Date of Award

8-31-2016

Document Type

Campus Access Thesis

Degree Name

Master of Arts (MA)

Department

History

First Advisor

Paul Bookbinder

Second Advisor

Spencer DiScala

Third Advisor

Aaron S. Lecklider

Abstract

Christopher Isherwood was a novelist perhaps best known in America for writing the stories later immortalized in the Broadway musical Cabaret. He lived in Germany during the Weimar Republic (1919-33) and drew upon his experiences in the gay community to write the “Berlin Stories” and others depicting homosexual culture in Berlin. Germany after WWI saw a liberalizing period of social freedom, including relaxed sexual norms that allowed the homosexual community to “come out” from the invisible underground. It is that community with which Isherwood interacted and experienced ideas he brought out of Germany.
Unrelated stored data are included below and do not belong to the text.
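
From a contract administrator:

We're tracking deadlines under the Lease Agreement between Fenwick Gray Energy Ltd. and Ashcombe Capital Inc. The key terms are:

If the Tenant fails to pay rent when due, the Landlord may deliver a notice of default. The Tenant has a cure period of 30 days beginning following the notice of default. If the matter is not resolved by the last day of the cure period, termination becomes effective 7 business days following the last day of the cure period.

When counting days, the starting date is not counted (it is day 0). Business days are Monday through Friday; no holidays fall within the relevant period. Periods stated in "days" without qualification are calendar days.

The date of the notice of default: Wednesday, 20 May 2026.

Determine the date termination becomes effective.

30 June 2026

Adding 30 calendar days to 20 May 2026 gives 19 June 2026, which is the last day of the cure period.
From Friday, 19 June 2026, 7 business days (Jun 22, Jun 23, Jun 24, Jun 25, Jun 26, Jun 29, Jun 30, skipping weekends) brings us to Tuesday, 30 June 2026, which is the date termination becomes effective.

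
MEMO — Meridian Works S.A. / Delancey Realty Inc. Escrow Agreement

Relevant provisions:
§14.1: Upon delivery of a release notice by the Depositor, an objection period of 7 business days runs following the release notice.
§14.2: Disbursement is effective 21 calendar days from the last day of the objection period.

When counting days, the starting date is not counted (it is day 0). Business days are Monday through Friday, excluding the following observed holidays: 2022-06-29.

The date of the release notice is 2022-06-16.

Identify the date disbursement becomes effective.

2022-07-18

The last day of the objection period: counting 7 business days from Thursday, 2022-06-16 (Jun 17, Jun 20, Jun 21, Jun 22, Jun 23, Jun 24, Jun 27, skipping weekends) reaches Monday, 2022-06-27.
The date disbursement becomes effective: 2022-06-27 + 21 days = 2022-07-18.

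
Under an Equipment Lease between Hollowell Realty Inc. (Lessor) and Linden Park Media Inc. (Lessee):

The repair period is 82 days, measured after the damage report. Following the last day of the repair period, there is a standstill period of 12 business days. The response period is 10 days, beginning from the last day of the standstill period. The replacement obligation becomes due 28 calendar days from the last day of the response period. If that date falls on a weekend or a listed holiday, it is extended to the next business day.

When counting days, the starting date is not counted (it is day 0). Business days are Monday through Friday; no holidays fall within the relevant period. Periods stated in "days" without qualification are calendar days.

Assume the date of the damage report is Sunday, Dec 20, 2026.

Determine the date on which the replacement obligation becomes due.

May 7, 2027

The last day of the repair period: Dec 20, 2026 + 82 days = Mar 12, 2027.
The last day of the standstill period: counting 12 business days from Friday, Mar 12, 2027 (Mar 15, Mar 16, Mar 17, Mar 18, …, Mar 26, Mar 29, Mar 30, skipping weekends) reaches Tuesday, Mar 30, 2027.
Adding 10 calendar days to Mar 30, 2027 gives Apr 9, 2027, which is the last day of the response period.
Adding 28 calendar days to Apr 9, 2027 gives May 7, 2027, which is the date on which the replacement obligation becomes due. May 7, 2027 is a Friday, so no roll-forward applies.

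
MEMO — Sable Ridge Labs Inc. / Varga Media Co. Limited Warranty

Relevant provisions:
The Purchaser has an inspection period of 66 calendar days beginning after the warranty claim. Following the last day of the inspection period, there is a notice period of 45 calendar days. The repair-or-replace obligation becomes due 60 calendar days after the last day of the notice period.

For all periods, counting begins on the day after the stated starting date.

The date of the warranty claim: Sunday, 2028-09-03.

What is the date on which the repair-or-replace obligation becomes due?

The last day of the inspection period: 66 calendar days after 2028-09-03 is 2028-11-08.
The last day of the notice period: 45 calendar days after 2028-11-08 is 2028-12-23.
The date on which the repair-or-replace obligation becomes due: 60 calendar days after 2028-12-23 is 2029-02-21.

2029-02-21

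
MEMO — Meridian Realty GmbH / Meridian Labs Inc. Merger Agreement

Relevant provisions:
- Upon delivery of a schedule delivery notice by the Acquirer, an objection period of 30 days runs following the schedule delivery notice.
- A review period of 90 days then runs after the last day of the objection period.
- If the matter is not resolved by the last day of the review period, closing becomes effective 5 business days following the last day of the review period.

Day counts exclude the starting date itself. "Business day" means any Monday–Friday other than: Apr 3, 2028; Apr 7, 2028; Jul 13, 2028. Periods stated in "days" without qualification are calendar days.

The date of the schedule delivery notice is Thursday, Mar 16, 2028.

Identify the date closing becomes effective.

Jul 21, 2028

The last day of the objection period: Mar 16, 2028 + 30 days = Apr 15, 2028.
The last day of the review period: 90 calendar days after Apr 15, 2028 is Jul 14, 2028.
The date closing becomes effective: counting 5 business days from Friday, Jul 14, 2028 (Jul 17, Jul 18, Jul 19, Jul 20, Jul 21, skipping weekends) reaches Friday, Jul 21, 2028.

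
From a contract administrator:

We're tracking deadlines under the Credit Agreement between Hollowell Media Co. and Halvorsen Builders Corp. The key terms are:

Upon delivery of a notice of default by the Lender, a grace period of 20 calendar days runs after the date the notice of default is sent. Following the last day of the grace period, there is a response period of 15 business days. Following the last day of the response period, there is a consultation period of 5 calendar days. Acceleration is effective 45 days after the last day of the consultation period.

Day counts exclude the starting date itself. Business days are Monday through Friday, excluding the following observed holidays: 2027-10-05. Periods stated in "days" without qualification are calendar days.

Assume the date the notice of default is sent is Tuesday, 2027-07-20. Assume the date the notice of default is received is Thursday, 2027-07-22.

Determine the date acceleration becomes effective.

2027-10-19

Adding 20 calendar days to 2027-07-20 gives 2027-08-09, which is the last day of the grace period.
From Monday, 2027-08-09, 15 business days (Aug 10, Aug 11, Aug 12, Aug 13, …, Aug 26, Aug 27, Aug 30, skipping weekends) brings us to Monday, 2027-08-30, which is the last day of the response period.
The last day of the consultation period: 5 calendar days after 2027-08-30 is 2027-09-04.
The date acceleration becomes effective: 2027-09-04 + 45 days = 2027-10-19.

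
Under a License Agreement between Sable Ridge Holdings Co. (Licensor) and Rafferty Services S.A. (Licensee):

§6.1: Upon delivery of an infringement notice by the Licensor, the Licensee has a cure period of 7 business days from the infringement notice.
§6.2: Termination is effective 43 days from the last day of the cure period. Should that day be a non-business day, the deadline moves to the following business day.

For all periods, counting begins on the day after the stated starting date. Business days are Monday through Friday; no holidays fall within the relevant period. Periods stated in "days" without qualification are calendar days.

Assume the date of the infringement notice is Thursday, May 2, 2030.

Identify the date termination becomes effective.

From Thursday, May 2, 2030, 7 business days (May 3, May 6, May 7, May 8, May 9, May 10, May 13, skipping weekends) brings us to Monday, May 13, 2030, which is the last day of the cure period.
Adding 43 calendar days to May 13, 2030 gives Jun 25, 2030, which is the date termination becomes effective. Jun 25, 2030 is a Tuesday, so no roll-forward applies.

Jun 25, 2030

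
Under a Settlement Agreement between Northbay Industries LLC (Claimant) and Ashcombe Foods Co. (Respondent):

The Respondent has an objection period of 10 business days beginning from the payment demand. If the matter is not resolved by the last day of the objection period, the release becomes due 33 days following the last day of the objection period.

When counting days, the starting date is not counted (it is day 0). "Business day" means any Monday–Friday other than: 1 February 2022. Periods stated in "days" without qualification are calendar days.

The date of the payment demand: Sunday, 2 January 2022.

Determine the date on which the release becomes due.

The last day of the objection period: 10 business days after Sunday, 2 January 2022, skipping weekends — Jan 3, Jan 4, Jan 5, Jan 6, Jan 7, Jan 10, Jan 11, Jan 12, Jan 13, Jan 14 — lands on Friday, 14 January 2022.
Adding 33 calendar days to 14 January 2022 gives 16 February 2022, which is the date on which the release becomes due.

16 February 2022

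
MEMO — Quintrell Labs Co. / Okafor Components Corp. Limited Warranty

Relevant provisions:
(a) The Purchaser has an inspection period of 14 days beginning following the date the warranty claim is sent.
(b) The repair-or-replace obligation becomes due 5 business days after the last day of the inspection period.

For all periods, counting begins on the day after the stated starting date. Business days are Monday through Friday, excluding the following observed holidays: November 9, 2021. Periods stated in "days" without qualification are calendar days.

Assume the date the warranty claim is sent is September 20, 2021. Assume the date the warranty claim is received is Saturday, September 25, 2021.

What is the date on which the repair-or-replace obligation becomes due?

The last day of the inspection period: September 20, 2021 + 14 days = October 4, 2021.
From Monday, October 4, 2021, 5 business days (Oct 5, Oct 6, Oct 7, Oct 8, Oct 11, skipping weekends) brings us to Monday, October 11, 2021, which is the date on which the repair-or-replace obligation becomes due.

October 11, 2021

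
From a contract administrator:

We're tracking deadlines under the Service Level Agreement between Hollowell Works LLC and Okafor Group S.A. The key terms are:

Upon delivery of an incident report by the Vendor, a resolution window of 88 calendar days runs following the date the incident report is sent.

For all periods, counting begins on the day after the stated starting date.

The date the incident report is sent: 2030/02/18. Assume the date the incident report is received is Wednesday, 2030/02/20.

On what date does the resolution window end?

Adding 88 calendar days to 2030/02/18 gives 2030/05/17, which is the last day of the resolution window.

2030/05/17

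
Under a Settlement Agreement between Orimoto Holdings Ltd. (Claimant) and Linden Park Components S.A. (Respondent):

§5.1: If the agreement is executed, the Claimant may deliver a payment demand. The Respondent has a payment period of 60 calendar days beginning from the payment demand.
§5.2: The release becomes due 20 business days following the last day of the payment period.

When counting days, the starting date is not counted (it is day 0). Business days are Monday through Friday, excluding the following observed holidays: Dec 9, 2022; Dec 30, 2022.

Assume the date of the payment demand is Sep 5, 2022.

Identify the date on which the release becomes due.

Dec 2, 2022

Adding 60 calendar days to Sep 5, 2022 gives Nov 4, 2022, which is the last day of the payment period.
From Friday, Nov 4, 2022, 20 business days (Nov 7, Nov 8, Nov 9, Nov 10, …, Nov 30, Dec 1, Dec 2, skipping weekends) brings us to Friday, Dec 2, 2022, which is the date on which the release becomes due.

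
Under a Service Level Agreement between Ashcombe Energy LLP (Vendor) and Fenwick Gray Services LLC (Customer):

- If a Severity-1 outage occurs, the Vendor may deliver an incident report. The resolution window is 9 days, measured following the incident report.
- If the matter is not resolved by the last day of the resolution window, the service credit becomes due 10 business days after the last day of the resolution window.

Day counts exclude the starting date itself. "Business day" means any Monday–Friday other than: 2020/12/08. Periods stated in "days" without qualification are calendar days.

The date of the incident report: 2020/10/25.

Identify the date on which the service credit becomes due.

2020/11/17

Adding 9 calendar days to 2020/10/25 gives 2020/11/03, which is the last day of the resolution window.
From Tuesday, 2020/11/03, 10 business days (Nov 4, Nov 5, Nov 6, Nov 9, Nov 10, Nov 11, Nov 12, Nov 13, Nov 16, Nov 17, skipping weekends) brings us to Tuesday, 2020/11/17, which is the date on which the service credit becomes due.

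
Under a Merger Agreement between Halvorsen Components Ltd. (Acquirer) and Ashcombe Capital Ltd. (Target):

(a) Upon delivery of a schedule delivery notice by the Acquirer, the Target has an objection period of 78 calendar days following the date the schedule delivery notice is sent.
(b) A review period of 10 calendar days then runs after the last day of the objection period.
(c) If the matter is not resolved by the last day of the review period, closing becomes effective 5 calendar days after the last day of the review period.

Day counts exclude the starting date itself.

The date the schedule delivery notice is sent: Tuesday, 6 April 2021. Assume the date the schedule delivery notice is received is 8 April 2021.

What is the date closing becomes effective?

The last day of the objection period: 78 calendar days after 6 April 2021 is 23 June 2021.
The last day of the review period: 23 June 2021 + 10 days = 3 July 2021.
The date closing becomes effective: 5 calendar days after 3 July 2021 is 8 July 2021.

8 July 2021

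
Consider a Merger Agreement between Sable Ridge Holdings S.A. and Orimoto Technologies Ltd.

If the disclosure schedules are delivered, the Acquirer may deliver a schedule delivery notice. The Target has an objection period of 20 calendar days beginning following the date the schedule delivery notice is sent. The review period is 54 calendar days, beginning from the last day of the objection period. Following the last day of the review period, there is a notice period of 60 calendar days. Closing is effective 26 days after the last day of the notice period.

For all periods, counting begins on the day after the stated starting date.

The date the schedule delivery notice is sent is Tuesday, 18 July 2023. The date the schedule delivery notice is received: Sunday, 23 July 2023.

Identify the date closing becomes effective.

25 December 2023

The last day of the objection period: 18 July 2023 + 20 days = 7 August 2023.
Adding 54 calendar days to 7 August 2023 gives 30 September 2023, which is the last day of the review period.
The last day of the notice period: 30 September 2023 + 60 days = 29 November 2023.
Adding 26 calendar days to 29 November 2023 gives 25 December 2023, which is the date closing becomes effective.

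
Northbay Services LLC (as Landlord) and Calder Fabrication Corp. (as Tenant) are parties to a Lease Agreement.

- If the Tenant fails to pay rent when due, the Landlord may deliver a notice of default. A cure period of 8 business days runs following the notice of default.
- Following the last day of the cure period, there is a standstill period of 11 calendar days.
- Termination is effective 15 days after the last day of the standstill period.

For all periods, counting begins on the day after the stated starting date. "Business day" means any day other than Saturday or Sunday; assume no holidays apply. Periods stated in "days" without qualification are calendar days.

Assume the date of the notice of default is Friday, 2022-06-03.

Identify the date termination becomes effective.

The last day of the cure period: counting 8 business days from Friday, 2022-06-03 (Jun 6, Jun 7, Jun 8, Jun 9, Jun 10, Jun 13, Jun 14, Jun 15, skipping weekends) reaches Wednesday, 2022-06-15.
The last day of the standstill period: 11 calendar days after 2022-06-15 is 2022-06-26.
Adding 15 calendar days to 2022-06-26 gives 2022-07-11, which is the date termination becomes effective.

2022-07-11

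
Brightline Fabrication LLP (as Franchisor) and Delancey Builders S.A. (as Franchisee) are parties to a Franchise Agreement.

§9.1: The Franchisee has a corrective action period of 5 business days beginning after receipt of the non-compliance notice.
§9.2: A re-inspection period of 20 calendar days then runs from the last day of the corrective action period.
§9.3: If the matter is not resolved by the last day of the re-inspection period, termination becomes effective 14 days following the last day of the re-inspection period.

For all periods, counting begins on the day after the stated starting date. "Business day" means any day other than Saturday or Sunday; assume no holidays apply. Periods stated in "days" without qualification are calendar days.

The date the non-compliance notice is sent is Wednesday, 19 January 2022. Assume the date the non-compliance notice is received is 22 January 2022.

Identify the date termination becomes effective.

3 March 2022

The last day of the corrective action period: counting 5 business days from Saturday, 22 January 2022 (Jan 24, Jan 25, Jan 26, Jan 27, Jan 28, skipping weekends) reaches Friday, 28 January 2022.
Adding 20 calendar days to 28 January 2022 gives 17 February 2022, which is the last day of the re-inspection period.
The date termination becomes effective: 17 February 2022 + 14 days = 3 March 2022.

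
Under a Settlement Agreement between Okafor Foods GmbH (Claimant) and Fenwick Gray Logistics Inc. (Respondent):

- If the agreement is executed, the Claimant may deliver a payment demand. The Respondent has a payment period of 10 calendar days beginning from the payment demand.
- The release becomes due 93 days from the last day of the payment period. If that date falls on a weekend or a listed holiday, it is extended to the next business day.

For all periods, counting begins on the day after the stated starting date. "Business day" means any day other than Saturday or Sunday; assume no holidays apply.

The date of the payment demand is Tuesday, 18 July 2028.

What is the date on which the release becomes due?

Adding 10 calendar days to 18 July 2028 gives 28 July 2028, which is the last day of the payment period.
The date on which the release becomes due: 93 calendar days after 28 July 2028 is 29 October 2028. That falls on a Sunday, so it rolls to the next business day, Monday, 30 October 2028.

30 October 2028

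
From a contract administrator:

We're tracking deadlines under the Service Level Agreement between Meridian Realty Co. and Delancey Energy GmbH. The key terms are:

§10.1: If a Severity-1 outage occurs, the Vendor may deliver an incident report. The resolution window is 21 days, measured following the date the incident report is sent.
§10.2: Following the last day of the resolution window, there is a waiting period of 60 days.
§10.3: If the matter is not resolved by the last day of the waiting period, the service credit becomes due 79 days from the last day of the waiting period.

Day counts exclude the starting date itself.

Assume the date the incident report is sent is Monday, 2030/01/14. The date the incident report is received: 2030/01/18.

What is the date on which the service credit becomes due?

2030/06/23

The last day of the resolution window: 2030/01/14 + 21 days = 2030/02/04.
The last day of the waiting period: 2030/02/04 + 60 days = 2030/04/05.
Adding 79 calendar days to 2030/04/05 gives 2030/06/23, which is the date on which the service credit becomes due.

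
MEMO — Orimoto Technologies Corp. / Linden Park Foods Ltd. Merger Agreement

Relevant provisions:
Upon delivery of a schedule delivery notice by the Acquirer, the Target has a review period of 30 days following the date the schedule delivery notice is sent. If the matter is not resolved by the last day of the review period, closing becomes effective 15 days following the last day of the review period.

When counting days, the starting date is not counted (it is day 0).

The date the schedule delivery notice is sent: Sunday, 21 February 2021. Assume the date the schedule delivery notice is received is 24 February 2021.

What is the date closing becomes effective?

Adding 30 calendar days to 21 February 2021 gives 23 March 2021, which is the last day of the review period.
The date closing becomes effective: 15 calendar days after 23 March 2021 is 7 April 2021.

7 April 2021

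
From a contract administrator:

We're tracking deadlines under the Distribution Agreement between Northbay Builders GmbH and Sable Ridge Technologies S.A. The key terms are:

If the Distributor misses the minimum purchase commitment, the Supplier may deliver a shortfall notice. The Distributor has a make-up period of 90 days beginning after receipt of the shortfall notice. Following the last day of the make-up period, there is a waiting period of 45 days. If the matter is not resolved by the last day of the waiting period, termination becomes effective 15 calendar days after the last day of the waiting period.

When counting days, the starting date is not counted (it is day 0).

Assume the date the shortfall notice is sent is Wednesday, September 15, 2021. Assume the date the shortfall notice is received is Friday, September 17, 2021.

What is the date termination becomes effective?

February 14, 2022

Adding 90 calendar days to September 17, 2021 gives December 16, 2021, which is the last day of the make-up period.
The last day of the waiting period: 45 calendar days after December 16, 2021 is January 30, 2022.
The date termination becomes effective: 15 calendar days after January 30, 2022 is February 14, 2022.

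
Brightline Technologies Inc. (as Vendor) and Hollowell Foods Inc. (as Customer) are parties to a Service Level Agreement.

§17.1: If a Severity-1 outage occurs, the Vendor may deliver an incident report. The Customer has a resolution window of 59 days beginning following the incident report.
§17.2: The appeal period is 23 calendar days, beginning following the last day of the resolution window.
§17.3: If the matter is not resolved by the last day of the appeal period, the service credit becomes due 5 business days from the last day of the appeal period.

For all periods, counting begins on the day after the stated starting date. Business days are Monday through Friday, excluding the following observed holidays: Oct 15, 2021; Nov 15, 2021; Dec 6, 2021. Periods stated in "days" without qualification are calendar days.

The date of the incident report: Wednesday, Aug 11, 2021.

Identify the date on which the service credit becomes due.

Nov 8, 2021

The last day of the resolution window: Aug 11, 2021 + 59 days = Oct 9, 2021.
The last day of the appeal period: Oct 9, 2021 + 23 days = Nov 1, 2021.
The date on which the service credit becomes due: 5 business days after Monday, Nov 1, 2021, skipping weekends — Nov 2, Nov 3, Nov 4, Nov 5, Nov 8 — lands on Monday, Nov 8, 2021.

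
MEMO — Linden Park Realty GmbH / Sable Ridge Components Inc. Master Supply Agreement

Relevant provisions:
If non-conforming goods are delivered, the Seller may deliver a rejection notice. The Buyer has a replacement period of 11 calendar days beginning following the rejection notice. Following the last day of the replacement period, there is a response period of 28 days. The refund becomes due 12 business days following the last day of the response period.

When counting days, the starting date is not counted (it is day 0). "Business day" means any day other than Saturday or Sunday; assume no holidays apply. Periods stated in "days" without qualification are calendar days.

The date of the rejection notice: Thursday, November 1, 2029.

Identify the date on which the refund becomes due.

December 26, 2029

Adding 11 calendar days to November 1, 2029 gives November 12, 2029, which is the last day of the replacement period.
The last day of the response period: November 12, 2029 + 28 days = December 10, 2029.
The date on which the refund becomes due: 12 business days after Monday, December 10, 2029, skipping weekends — Dec 11, Dec 12, Dec 13, Dec 14, …, Dec 24, Dec 25, Dec 26 — lands on Wednesday, December 26, 2029.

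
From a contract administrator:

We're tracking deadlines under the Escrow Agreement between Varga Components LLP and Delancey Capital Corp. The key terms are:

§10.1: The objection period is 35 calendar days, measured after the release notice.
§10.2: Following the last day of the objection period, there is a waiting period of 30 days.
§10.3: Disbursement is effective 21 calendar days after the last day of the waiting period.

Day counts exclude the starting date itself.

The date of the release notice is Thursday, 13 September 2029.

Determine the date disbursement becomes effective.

The last day of the objection period: 13 September 2029 + 35 days = 18 October 2029.
Adding 30 calendar days to 18 October 2029 gives 17 November 2029, which is the last day of the waiting period.
Adding 21 calendar days to 17 November 2029 gives 8 December 2029, which is the date disbursement becomes effective.

8 December 2029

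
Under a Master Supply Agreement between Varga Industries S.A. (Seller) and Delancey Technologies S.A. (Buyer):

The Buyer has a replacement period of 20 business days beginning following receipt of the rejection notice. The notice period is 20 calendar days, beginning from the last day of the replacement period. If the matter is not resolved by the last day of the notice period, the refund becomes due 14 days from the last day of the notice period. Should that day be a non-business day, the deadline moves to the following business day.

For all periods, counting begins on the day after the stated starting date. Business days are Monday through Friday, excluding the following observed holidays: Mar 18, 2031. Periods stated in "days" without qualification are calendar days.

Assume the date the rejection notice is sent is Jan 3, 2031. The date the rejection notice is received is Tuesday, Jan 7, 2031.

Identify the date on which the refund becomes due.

Mar 10, 2031

The last day of the replacement period: counting 20 business days from Tuesday, Jan 7, 2031 (Jan 8, Jan 9, Jan 10, Jan 13, …, Jan 31, Feb 3, Feb 4, skipping weekends) reaches Tuesday, Feb 4, 2031.
Adding 20 calendar days to Feb 4, 2031 gives Feb 24, 2031, which is the last day of the notice period.
Adding 14 calendar days to Feb 24, 2031 gives Mar 10, 2031, which is the date on which the refund becomes due. Mar 10, 2031 is a Monday and is not a listed holiday, so no roll-forward applies.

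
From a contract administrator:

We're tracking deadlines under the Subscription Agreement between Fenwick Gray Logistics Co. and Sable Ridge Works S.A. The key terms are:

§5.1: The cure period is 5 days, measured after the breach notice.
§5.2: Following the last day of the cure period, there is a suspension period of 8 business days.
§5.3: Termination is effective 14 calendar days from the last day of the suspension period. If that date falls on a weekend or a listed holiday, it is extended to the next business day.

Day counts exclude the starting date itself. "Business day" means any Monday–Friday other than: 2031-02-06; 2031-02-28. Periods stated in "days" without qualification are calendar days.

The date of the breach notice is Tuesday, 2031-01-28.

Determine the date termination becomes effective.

The last day of the cure period: 5 calendar days after 2031-01-28 is 2031-02-02.
The last day of the suspension period: 8 business days after Sunday, 2031-02-02, skipping weekends and the listed holiday on Feb 6 — Feb 3, Feb 4, Feb 5, Feb 7, Feb 10, Feb 11, Feb 12, Feb 13 — lands on Thursday, 2031-02-13.
The date termination becomes effective: 2031-02-13 + 14 days = 2031-02-27. 2031-02-27 is a Thursday and is not a listed holiday, so no roll-forward applies.

2031-02-27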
Coming to America in 1939, Isherwood existed as a transnational figure within the American gay rights movement, who aided the homosexual cause by incorporating his Berlin experiences into novels dealing openly with homosexuality as early as the 1930s and 40s. It was the freedom of his Weimar experience that led Isherwood to carve out his identity both as “an outsider minority” within the dominant heterosexual society, and as an activist openly declaring and discussing his homosexuality as a public figure. Isherwood’s United States was a society dominated by heterosexual culture norms, and he rebelled against it. He perpetuated his Weimar identification with an “outsider minority” that should exist in peace within a dominant heterosexual society, used his writing as a boost to the homosexual rights movement to help create a gay literature base, and became a transnational bridge between the permissive culture of Weimar Germany and the United States in the 1960s and 70s.